OP-ED: Rebuilding Pennsylvania's middle class


This Labor Day we recognize the incredible achievements of America's working people and celebrate all those who make our country run. Many of us will be busy enjoying the parades, the picnics and the various celebrations and events that bring family and friends together.

All across our state working people are coming together to change public policies and working conditions to restore the value of work and to rebuild our middle class. Joining us are many of our allies and supporters who share our values and beliefs and who once again want to see our nation and our state prosper and become stronger both economically and politically.

Administrative reforms initiated by our U.S. Department of Labor will raise the wages and improve the lives of millions of hard working people across the United States and in Pennsylvania. The changes are part of the president's economic initiatives to level the playing field for working families and which do not require an act by Congress.

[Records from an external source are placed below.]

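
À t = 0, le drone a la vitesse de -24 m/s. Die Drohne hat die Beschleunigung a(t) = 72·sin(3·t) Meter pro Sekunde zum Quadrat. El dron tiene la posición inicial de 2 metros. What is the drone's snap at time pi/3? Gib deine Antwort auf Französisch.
Pour résoudre ceci, nous devons prendre 2 dérivées de notre équation de l'accélération a(t) = 72·sin(3·t). En dérivant l'accélération, nous obtenons le jerk: j(t) = 216·cos(3·t). En prenant d/dt de j(t), nous trouvons s(t) = -648·sin(3·t). Nous avons le snap s(t) = -648·sin(3·t). En substituant t = pi/3: s(pi/3) = 0.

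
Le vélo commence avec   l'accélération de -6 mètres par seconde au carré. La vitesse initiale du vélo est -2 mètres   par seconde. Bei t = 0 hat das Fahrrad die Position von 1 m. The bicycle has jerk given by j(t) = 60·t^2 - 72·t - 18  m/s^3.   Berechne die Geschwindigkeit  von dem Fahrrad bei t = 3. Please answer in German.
Um dies zu lösen, müssen wir 2 Integrale unserer Gleichung für den Ruck j(t) = 60·t^2 - 72·t - 18 finden. Durch Integration von dem Ruck und Verwendung der Anfangsbedingung a(0) = -6, erhalten wir a(t) = 20·t^3 - 36·t^2 - 18·t - 6. Die Stammfunktion von der Beschleunigung, mit v(0) = -2, ergibt die Geschwindigkeit: v(t) = 5·t^4 - 12·t^3 - 9·t^2 - 6·t - 2. Aus der Gleichung für die Geschwindigkeit v(t) = 5·t^4 - 12·t^3 - 9·t^2 - 6·t - 2, setzen wir t = 3 ein und erhalten v = -20.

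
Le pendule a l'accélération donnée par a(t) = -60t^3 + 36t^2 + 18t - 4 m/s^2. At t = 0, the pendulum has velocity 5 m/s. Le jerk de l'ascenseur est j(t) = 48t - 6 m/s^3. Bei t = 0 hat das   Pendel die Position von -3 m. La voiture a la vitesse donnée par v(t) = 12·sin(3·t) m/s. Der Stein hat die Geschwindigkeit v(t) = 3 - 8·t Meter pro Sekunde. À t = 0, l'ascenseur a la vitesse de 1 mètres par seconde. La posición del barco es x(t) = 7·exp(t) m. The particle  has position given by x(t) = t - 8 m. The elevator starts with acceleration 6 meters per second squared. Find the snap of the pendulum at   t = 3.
To solve this, we need to take 2 derivatives of our acceleration equation a(t) = -60·t^3 + 36·t^2 + 18·t - 4. The derivative of acceleration gives jerk: j(t) = -180·t^2 + 72·t + 18. Taking d/dt of j(t), we find s(t) = 72 - 360·t. From the given snap equation s(t) = 72 - 360·t, we substitute t = 3 to get s = -1008.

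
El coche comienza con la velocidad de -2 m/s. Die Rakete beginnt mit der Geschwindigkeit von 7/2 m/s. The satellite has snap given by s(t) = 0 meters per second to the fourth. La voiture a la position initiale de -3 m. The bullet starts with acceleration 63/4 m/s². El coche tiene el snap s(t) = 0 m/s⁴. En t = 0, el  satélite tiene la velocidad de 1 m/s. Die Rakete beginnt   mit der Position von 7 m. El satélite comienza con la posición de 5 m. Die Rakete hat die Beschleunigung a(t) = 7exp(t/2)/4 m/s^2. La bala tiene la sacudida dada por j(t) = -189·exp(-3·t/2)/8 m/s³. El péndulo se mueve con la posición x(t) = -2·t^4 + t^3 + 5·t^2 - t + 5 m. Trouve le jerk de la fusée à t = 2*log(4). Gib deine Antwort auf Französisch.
Pour résoudre ceci, nous devons prendre 1 dérivée de notre équation de l'accélération a(t) = 7·exp(t/2)/4. En dérivant l'accélération, nous obtenons le jerk: j(t) = 7·exp(t/2)/8. En utilisant j(t) = 7·exp(t/2)/8 et en substituant t = 2*log(4), nous trouvons j = 7/2.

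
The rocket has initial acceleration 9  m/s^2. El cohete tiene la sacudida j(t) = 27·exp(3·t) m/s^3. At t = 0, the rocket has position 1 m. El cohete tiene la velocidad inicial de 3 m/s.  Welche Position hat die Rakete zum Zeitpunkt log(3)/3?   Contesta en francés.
En partant du jerk j(t) = 27·exp(3·t), nous prenons 3 primitives. L'intégrale du jerk est l'accélération. En utilisant a(0) = 9, nous obtenons a(t) = 9·exp(3·t). En intégrant l'accélération et en utilisant la condition initiale v(0) = 3, nous obtenons v(t) = 3·exp(3·t). En intégrant la vitesse et en utilisant la condition initiale x(0) = 1, nous obtenons x(t) = exp(3·t). En utilisant x(t) = exp(3·t) et en substituant t = log(3)/3, nous trouvons x = 3.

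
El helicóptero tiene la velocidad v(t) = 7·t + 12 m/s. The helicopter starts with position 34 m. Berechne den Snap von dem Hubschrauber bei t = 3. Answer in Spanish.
Debemos derivar nuestra ecuación de la velocidad v(t) = 7·t + 12 3 veces. La derivada de la velocidad da la aceleración: a(t) = 7. La derivada de la aceleración da la sacudida: j(t) = 0. Tomando d/dt de j(t), encontramos s(t) = 0. Usando s(t) = 0 y sustituyendo t = 3, encontramos s = 0.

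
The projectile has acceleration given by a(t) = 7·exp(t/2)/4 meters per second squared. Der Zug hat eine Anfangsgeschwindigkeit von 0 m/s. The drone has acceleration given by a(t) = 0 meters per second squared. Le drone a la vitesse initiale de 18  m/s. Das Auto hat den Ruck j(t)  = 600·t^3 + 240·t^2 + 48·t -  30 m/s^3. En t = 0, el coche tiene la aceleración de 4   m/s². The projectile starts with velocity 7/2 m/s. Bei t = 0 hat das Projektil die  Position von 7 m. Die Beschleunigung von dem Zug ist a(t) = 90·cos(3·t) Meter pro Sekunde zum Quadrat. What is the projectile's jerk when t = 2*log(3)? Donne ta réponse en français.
En partant de l'accélération a(t) = 7·exp(t/2)/4, nous prenons 1 dérivée. En prenant d/dt de a(t), nous trouvons j(t) = 7·exp(t/2)/8. De l'équation du jerk j(t) = 7·exp(t/2)/8, nous substituons t = 2*log(3) pour obtenir j = 21/8.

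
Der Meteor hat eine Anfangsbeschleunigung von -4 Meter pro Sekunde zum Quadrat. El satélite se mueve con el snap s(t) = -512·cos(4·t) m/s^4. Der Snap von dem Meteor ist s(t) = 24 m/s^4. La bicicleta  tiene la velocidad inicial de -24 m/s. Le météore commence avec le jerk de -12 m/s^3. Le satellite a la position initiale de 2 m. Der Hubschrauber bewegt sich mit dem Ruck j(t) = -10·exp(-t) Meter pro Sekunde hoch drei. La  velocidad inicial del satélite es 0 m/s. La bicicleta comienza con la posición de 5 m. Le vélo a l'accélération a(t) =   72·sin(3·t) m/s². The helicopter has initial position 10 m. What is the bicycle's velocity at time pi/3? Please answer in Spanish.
Partiendo de la aceleración a(t) = 72·sin(3·t), tomamos 1 integral. Tomando ∫a(t)dt y aplicando v(0) = -24, encontramos v(t) = -24·cos(3·t). Usando v(t) = -24·cos(3·t) y sustituyendo t = pi/3, encontramos v = 24.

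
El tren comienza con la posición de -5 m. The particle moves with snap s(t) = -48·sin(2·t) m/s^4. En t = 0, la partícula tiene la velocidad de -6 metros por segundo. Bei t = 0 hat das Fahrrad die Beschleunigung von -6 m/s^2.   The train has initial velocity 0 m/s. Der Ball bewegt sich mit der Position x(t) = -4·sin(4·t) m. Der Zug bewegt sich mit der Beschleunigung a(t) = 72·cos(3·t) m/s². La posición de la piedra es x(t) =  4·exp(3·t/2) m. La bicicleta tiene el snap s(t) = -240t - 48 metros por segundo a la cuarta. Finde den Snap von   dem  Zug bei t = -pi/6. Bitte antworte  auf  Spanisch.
Para resolver esto, necesitamos tomar 2 derivadas de nuestra ecuación de la aceleración a(t) = 72·cos(3·t). Tomando d/dt de a(t), encontramos j(t) = -216·sin(3·t). Derivando la sacudida, obtenemos el snap: s(t) = -648·cos(3·t). Usando s(t) = -648·cos(3·t) y sustituyendo t = -pi/6, encontramos s = 0.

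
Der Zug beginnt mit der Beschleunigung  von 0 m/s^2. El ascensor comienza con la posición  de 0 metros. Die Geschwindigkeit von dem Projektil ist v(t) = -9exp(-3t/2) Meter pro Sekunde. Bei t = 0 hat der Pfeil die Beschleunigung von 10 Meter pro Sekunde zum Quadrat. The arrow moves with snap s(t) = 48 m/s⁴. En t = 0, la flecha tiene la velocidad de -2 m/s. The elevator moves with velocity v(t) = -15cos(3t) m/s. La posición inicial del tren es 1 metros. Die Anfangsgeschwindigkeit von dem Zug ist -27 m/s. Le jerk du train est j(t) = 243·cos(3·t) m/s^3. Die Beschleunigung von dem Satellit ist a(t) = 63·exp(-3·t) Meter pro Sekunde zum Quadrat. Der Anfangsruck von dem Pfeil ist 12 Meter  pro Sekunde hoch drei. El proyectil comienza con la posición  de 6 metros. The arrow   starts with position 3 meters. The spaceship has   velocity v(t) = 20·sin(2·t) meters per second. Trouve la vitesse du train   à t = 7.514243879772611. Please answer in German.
Wir müssen die Stammfunktion unserer Gleichung für den Ruck j(t) = 243·cos(3·t) 2-mal finden. Mit ∫j(t)dt und Anwendung von a(0) = 0, finden wir a(t) = 81·sin(3·t). Das Integral von der Beschleunigung, mit v(0) = -27, ergibt die Geschwindigkeit: v(t) = -27·cos(3·t). Mit v(t) = -27·cos(3·t) und Einsetzen von t = 7.514243879772611, finden wir v = 22.9957921813991.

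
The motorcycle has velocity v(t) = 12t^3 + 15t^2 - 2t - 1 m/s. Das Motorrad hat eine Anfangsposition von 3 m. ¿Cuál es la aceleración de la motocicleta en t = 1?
Partiendo de la velocidad v(t) = 12·t^3 + 15·t^2 - 2·t - 1, tomamos 1 derivada. Derivando la velocidad, obtenemos la aceleración: a(t) = 36·t^2 + 30·t - 2. De la ecuación de la aceleración a(t) = 36·t^2 + 30·t - 2, sustituimos t = 1 para obtener a = 64.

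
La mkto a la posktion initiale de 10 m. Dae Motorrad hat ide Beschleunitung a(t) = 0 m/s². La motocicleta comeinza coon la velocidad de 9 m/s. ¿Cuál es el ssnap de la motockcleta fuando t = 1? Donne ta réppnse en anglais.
We must differentiate our acceleration equation a(t) = 0 2 times. Taking d/dt of a(t), we find j(t) = 0. The derivative of jerk gives snap: s(t) = 0. From the given snap equation s(t) = 0, we substitute t = 1 to get s = 0.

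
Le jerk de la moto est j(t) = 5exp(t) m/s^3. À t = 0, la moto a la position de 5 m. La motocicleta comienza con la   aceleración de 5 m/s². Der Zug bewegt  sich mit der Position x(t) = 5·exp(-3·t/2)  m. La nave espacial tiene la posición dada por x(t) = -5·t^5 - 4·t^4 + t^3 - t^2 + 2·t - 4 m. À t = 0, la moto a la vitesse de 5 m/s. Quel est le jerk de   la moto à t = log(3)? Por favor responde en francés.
De l'équation du jerk j(t) = 5·exp(t), nous substituons t = log(3) pour obtenir j = 15.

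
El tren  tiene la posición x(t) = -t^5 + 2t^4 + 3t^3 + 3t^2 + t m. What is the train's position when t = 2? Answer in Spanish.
De la ecuación de la posición x(t) = -t^5 + 2·t^4 + 3·t^3 + 3·t^2 + t, sustituimos t = 2 para obtener x = 38.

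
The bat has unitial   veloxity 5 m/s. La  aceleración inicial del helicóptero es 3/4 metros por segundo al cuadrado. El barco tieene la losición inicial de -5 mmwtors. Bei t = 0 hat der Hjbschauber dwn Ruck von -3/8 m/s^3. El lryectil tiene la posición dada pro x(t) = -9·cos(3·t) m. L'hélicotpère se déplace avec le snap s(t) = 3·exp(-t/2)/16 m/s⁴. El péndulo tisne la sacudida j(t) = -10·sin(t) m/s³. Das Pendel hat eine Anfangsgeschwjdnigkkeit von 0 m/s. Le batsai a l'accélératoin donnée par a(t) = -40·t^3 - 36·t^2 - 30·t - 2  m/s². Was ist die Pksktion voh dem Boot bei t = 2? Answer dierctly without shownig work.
Die Position bei t = 2 ist x = -151.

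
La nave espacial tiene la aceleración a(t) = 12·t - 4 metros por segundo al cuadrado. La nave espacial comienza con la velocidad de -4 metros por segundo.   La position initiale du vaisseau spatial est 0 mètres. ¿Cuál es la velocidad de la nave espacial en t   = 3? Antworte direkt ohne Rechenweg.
v(3) = 38.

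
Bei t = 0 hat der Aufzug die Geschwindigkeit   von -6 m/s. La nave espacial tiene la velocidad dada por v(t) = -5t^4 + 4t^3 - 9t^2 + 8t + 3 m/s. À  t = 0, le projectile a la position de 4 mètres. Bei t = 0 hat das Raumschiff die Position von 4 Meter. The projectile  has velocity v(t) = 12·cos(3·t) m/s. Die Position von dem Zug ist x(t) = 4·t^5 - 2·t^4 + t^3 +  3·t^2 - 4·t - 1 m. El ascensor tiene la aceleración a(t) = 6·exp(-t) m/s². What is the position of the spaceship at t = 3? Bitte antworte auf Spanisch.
Debemos encontrar la antiderivada de nuestra ecuación de la velocidad v(t) = -5·t^4 + 4·t^3 - 9·t^2 + 8·t + 3 1 vez. La antiderivada de la velocidad es la posición. Usando x(0) = 4, obtenemos x(t) = -t^5 + t^4 - 3·t^3 + 4·t^2 + 3·t + 4. Tenemos la posición x(t) = -t^5 + t^4 - 3·t^3 + 4·t^2 + 3·t + 4. Sustituyendo t = 3: x(3) = -194.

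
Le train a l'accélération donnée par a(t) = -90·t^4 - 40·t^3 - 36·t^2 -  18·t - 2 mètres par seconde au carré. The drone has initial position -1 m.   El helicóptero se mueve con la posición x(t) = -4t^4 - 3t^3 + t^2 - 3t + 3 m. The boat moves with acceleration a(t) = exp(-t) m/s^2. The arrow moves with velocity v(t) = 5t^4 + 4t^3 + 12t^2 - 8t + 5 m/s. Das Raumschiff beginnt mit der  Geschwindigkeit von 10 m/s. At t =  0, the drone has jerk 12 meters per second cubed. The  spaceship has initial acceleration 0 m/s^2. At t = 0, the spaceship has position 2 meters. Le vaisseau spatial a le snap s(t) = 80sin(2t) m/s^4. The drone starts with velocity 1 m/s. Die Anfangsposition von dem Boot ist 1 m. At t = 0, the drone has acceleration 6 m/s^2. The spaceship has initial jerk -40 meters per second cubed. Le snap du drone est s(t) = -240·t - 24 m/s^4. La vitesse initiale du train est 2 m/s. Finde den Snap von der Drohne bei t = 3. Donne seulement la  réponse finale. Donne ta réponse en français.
Le snap à t = 3 est s = -744.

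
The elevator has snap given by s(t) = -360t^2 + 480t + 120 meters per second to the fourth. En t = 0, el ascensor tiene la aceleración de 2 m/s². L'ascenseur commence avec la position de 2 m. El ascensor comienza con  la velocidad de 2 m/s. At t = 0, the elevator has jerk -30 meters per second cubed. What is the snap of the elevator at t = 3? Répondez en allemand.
Aus der Gleichung für den Snap s(t) = -360·t^2 + 480·t + 120, setzen wir t = 3 ein und erhalten s = -1680.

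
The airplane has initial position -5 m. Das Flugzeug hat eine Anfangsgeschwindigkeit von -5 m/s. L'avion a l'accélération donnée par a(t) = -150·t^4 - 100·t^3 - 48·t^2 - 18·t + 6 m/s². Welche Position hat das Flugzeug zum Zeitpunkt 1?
Wir müssen die Stammfunktion unserer Gleichung für die Beschleunigung a(t) = -150·t^4 - 100·t^3 - 48·t^2 - 18·t + 6 2-mal finden. Mit ∫a(t)dt und Anwendung von v(0) = -5, finden wir v(t) = -30·t^5 - 25·t^4 - 16·t^3 - 9·t^2 + 6·t - 5. Durch Integration von der Geschwindigkeit und Verwendung der Anfangsbedingung x(0) = -5, erhalten wir x(t) = -5·t^6 - 5·t^5 - 4·t^4 - 3·t^3 + 3·t^2 - 5·t - 5. Mit x(t) = -5·t^6 - 5·t^5 - 4·t^4 - 3·t^3 + 3·t^2 - 5·t - 5 und Einsetzen von t = 1, finden wir x = -24.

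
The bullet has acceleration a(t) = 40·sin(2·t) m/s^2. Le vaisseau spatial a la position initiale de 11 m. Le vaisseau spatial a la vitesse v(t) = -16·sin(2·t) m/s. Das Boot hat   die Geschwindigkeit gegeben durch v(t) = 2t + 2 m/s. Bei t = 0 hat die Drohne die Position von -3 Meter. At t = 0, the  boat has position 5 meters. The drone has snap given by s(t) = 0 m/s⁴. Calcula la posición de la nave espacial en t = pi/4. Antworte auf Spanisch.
Partiendo de la velocidad v(t) = -16·sin(2·t), tomamos 1 antiderivada. Tomando ∫v(t)dt y aplicando x(0) = 11, encontramos x(t) = 8·cos(2·t) + 3. Usando x(t) = 8·cos(2·t) + 3 y sustituyendo t = pi/4, encontramos x = 3.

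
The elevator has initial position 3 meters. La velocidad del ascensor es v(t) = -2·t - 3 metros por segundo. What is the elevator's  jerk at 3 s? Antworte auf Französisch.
En partant de la vitesse v(t) = -2·t - 3, nous prenons 2 dérivées. En dérivant la vitesse, nous obtenons l'accélération: a(t) = -2. La dérivée de l'accélération donne le jerk: j(t) = 0. Nous avons le jerk j(t) = 0. En substituant t = 3: j(3) = 0.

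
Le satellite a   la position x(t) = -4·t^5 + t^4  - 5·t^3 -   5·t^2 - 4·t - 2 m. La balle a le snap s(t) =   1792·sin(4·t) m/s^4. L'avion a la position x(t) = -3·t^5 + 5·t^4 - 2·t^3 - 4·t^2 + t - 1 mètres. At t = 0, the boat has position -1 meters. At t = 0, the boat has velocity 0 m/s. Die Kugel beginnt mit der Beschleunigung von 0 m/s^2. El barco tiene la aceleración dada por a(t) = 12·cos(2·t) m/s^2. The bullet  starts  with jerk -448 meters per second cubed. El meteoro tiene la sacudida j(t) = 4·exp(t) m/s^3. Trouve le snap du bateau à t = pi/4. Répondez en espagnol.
Debemos derivar nuestra ecuación de la aceleración a(t) = 12·cos(2·t) 2 veces. La derivada de la aceleración da la sacudida: j(t) = -24·sin(2·t). La derivada de la sacudida da el snap: s(t) = -48·cos(2·t). De la ecuación del snap s(t) = -48·cos(2·t), sustituimos t = pi/4 para obtener s = 0.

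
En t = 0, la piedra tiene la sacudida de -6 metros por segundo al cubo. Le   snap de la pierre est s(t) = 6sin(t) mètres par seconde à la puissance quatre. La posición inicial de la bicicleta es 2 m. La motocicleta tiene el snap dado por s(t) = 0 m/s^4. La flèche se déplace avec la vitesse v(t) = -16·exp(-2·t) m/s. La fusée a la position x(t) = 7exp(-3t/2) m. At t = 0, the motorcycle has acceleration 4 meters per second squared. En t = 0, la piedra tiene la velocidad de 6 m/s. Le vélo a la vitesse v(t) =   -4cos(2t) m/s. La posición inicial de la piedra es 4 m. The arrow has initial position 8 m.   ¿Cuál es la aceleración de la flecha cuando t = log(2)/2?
Para resolver esto, necesitamos tomar 1 derivada de nuestra ecuación de la velocidad v(t) = -16·exp(-2·t). La derivada de la velocidad da la aceleración: a(t) = 32·exp(-2·t). De la ecuación de la aceleración a(t) = 32·exp(-2·t), sustituimos t = log(2)/2 para obtener a = 16.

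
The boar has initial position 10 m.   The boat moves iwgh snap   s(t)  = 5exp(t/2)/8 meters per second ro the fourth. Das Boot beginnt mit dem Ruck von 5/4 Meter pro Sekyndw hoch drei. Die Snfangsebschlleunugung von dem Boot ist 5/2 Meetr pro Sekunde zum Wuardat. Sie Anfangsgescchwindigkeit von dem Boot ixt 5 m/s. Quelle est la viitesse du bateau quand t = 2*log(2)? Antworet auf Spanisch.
Para resolver esto, necesitamos tomar 3 integrales de nuestra ecuación del snap s(t) = 5·exp(t/2)/8. Integrando el snap y usando la condición inicial j(0) = 5/4, obtenemos j(t) = 5·exp(t/2)/4. Integrando la sacudida y usando la condición inicial a(0) = 5/2, obtenemos a(t) = 5·exp(t/2)/2. La antiderivada de la aceleración, con v(0) = 5, da la velocidad: v(t) = 5·exp(t/2). De la ecuación de la velocidad v(t) = 5·exp(t/2), sustituimos t = 2*log(2) para obtener v = 10.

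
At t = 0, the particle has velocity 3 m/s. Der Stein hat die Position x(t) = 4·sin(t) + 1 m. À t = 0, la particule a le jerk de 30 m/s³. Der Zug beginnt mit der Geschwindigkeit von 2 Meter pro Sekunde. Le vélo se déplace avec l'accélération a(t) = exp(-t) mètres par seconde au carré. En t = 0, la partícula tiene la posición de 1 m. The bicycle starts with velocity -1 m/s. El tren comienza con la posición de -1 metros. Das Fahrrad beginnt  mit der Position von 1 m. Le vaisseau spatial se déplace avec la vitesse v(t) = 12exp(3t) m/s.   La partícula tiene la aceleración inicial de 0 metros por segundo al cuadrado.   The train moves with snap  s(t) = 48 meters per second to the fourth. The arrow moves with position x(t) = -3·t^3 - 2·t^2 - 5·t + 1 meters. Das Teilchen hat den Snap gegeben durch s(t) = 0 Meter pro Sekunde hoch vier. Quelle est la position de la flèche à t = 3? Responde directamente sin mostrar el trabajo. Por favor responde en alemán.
Die Antwort ist -113.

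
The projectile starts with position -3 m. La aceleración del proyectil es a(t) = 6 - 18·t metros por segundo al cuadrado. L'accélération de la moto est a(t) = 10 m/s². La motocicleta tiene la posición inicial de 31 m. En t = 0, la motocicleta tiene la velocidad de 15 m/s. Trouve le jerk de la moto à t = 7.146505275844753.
En partant de l'accélération a(t) = 10, nous prenons 1 dérivée. La dérivée de l'accélération donne le jerk: j(t) = 0. Nous avons le jerk j(t) = 0. En substituant t = 7.146505275844753: j(7.146505275844753) = 0.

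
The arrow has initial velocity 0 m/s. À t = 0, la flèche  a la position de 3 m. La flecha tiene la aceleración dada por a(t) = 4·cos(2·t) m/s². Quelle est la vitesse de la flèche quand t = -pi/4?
Nous devons intégrer notre équation de l'accélération a(t) = 4·cos(2·t) 1 fois. En intégrant l'accélération et en utilisant la condition initiale v(0) = 0, nous obtenons v(t) = 2·sin(2·t). De l'équation de la vitesse v(t) = 2·sin(2·t), nous substituons t = -pi/4 pour obtenir v = -2.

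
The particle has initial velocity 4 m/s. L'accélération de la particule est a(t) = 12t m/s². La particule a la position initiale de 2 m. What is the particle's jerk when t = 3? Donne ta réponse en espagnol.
Partiendo de la aceleración a(t) = 12·t, tomamos 1 derivada. Tomando d/dt de a(t), encontramos j(t) = 12. De la ecuación de la sacudida j(t) = 12, sustituimos t = 3 para obtener j = 12.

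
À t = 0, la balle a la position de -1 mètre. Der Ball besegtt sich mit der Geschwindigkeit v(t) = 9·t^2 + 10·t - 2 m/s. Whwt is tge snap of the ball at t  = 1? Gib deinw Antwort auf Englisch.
To solve this, we need to take 3 derivatives of our velocity equation v(t) = 9·t^2 + 10·t - 2. Differentiating velocity, we get acceleration: a(t) = 18·t + 10. Taking d/dt of a(t), we find j(t) = 18. The derivative of jerk gives snap: s(t) = 0. Using s(t) = 0 and substituting t = 1, we find s = 0.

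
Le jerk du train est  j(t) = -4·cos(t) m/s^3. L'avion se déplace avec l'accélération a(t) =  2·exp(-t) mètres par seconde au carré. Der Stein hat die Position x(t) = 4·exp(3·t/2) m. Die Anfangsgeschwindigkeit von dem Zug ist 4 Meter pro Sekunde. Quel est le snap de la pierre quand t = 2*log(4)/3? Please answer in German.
Ausgehend von der Position x(t) = 4·exp(3·t/2), nehmen wir 4 Ableitungen. Durch Ableiten von der Position erhalten wir die Geschwindigkeit: v(t) = 6·exp(3·t/2). Durch Ableiten von der Geschwindigkeit erhalten wir die Beschleunigung: a(t) = 9·exp(3·t/2). Mit d/dt von a(t) finden wir j(t) = 27·exp(3·t/2)/2. Durch Ableiten von dem Ruck erhalten wir den Snap: s(t) = 81·exp(3·t/2)/4. Mit s(t) = 81·exp(3·t/2)/4 und Einsetzen von t = 2*log(4)/3, finden wir s = 81.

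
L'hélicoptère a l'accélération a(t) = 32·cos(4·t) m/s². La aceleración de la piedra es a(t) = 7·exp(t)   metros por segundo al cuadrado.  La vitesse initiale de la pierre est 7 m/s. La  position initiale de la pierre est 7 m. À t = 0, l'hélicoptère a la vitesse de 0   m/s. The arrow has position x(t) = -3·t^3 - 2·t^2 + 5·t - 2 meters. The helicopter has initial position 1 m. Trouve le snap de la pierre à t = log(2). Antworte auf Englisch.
We must differentiate our acceleration equation a(t) = 7·exp(t) 2 times. Taking d/dt of a(t), we find j(t) = 7·exp(t). Taking d/dt of j(t), we find s(t) = 7·exp(t). From the given snap equation s(t) = 7·exp(t), we substitute t = log(2) to get s = 14.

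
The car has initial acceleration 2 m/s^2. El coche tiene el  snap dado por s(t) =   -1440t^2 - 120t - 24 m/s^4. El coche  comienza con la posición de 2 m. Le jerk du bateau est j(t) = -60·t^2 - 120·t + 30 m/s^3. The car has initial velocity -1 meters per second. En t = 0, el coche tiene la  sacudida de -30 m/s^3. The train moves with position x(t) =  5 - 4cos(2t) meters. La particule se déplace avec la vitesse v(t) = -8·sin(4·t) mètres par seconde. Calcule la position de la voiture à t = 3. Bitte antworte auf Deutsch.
Wir müssen die Stammfunktion unserer Gleichung für den Snap s(t) = -1440·t^2 - 120·t - 24 4-mal finden. Die Stammfunktion von dem Snap, mit j(0) = -30, ergibt den Ruck: j(t) = -480·t^3 - 60·t^2 - 24·t - 30. Das Integral von dem Ruck ist die Beschleunigung. Mit a(0) = 2 erhalten wir a(t) = -120·t^4 - 20·t^3 - 12·t^2 - 30·t + 2. Durch Integration von der Beschleunigung und Verwendung der Anfangsbedingung v(0) = -1, erhalten wir v(t) = -24·t^5 - 5·t^4 - 4·t^3 - 15·t^2 + 2·t - 1. Die Stammfunktion von der Geschwindigkeit, mit x(0) = 2, ergibt die Position: x(t) = -4·t^6 - t^5 - t^4 - 5·t^3 + t^2 - t + 2. Aus der Gleichung für die Position x(t) = -4·t^6 - t^5 - t^4 - 5·t^3 + t^2 - t + 2, setzen wir t = 3 ein und erhalten x = -3367.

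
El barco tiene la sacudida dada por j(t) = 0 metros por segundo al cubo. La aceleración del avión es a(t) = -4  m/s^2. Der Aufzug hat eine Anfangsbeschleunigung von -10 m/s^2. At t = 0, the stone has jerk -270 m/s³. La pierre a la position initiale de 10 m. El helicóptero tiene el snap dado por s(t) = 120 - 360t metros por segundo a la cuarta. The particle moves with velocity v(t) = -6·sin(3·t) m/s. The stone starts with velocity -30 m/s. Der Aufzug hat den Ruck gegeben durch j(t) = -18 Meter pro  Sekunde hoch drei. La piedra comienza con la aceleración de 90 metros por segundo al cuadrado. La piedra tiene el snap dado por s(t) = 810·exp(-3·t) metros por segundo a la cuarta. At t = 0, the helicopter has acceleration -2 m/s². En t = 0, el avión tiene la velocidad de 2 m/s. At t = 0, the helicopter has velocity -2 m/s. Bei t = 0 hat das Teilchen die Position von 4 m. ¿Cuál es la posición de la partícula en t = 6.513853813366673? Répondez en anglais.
We must find the integral of our velocity equation v(t) = -6·sin(3·t) 1 time. The antiderivative of velocity, with x(0) = 4, gives position: x(t) = 2·cos(3·t) + 2. From the given position equation x(t) = 2·cos(3·t) + 2, we substitute t = 6.513853813366673 to get x = 3.53993575540680.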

A significant reform will extend overtime protections to an estimated 5 million additional workers. Employers will no longer be able to simply designate employees as managerial even when their duties are nearly identical to the employees they manage. This rule change, along with increasing the income threshold in which salaried workers are covered by overtime protections, will raise the wages of more workers, many of whom are 35 and under. The income threshold hasn't been updated since the 1970s. At that time over 65 percentof salaried employees were entitled to time-and-a-half pay for overtime while today only 11 percent are eligible.

Another significant action is the Administrative Interpretation released in July by the U.S. Labor Department that will help end the misclassification of "employees" as contractors or what is often referred as the overuse of 1099 hiring.

The misclassification of workers is a growing problem that, according to a recent study by Temple University Law Professor Jennifer Lee, results in cheating workers out of millions of dollars in wages every week. Lee's study estimates that workers in Pennsylvania lose between $19 million and $32 million every week because of wage theft. Many of these workers, who are misclassified, don't believe that they are entitled to the minimum wage and overtime protections, when in fact, they are. Some of these workers are earning piece rates below the minimum wage and are not paid when travelling between job work sites. The AI notes that the critical determination in independent contractor misclassification claims is whether a worker is genuinely in business for himself or herself.

Just as important is legislation introduced by state Sen. Christine Tartaglione and state Rep. Patty Kim that contains strong anti-wage theft protections and companion legislation that raises Pennsylvania minimum wage to $10.10 per hour.

Pennsylvania is standing alone, and not for a good reason, as the only state in the region not to have raised the minimum wage above the federal rate of $7.25 per hour. Twenty-nine states have done so. Raising the minimum wage will not only boost the wages of 1.2 million Pennsylvania workers, it will provide an additional boost to local economies especially in rural areas of our state. We must pressure the leaders in the Legislature to let their members vote to raise the minimum wage. Gov. Tom Wolf supports the increase and so does over 70 percent of Pennsylvanians.

As we continue to push for these and many other policy changes which will raise the wages of millions of working Pennsylvanians, we also salute the thousands of workers across Pennsylvania who have just recently formed their unions for a stronger voice on the job. Their success along with a growing union presence in Pennsylvania's economy will help raise the standards for every working family in Pennsylvania.

We also encourage community support for our friends and our neighbors, members of the Communications Workers of America, International Brotherhood of Electrical Workers, and the United Steelworkers, as they continue to stand up for good jobs, defending their retirement security and their health care.

Their struggle is ours because what they are fighting for is what all of us want to achieve for ourselves and our families. All of us deserve to make more than a decent living, we deserve a decent life. It's time America's economic policies put people and families first, instead of the interests of a handful of wealthy and well-connected corporate CEO's. We need to change the debate from "what is good for the economy" to "what is good for America and working people." Enjoy the Labor Day Holiday and please remember to buy Pennsylvania and American made products every time you shop.

— The Pennsylvania AFL-CIO represents over 800,000 union workers.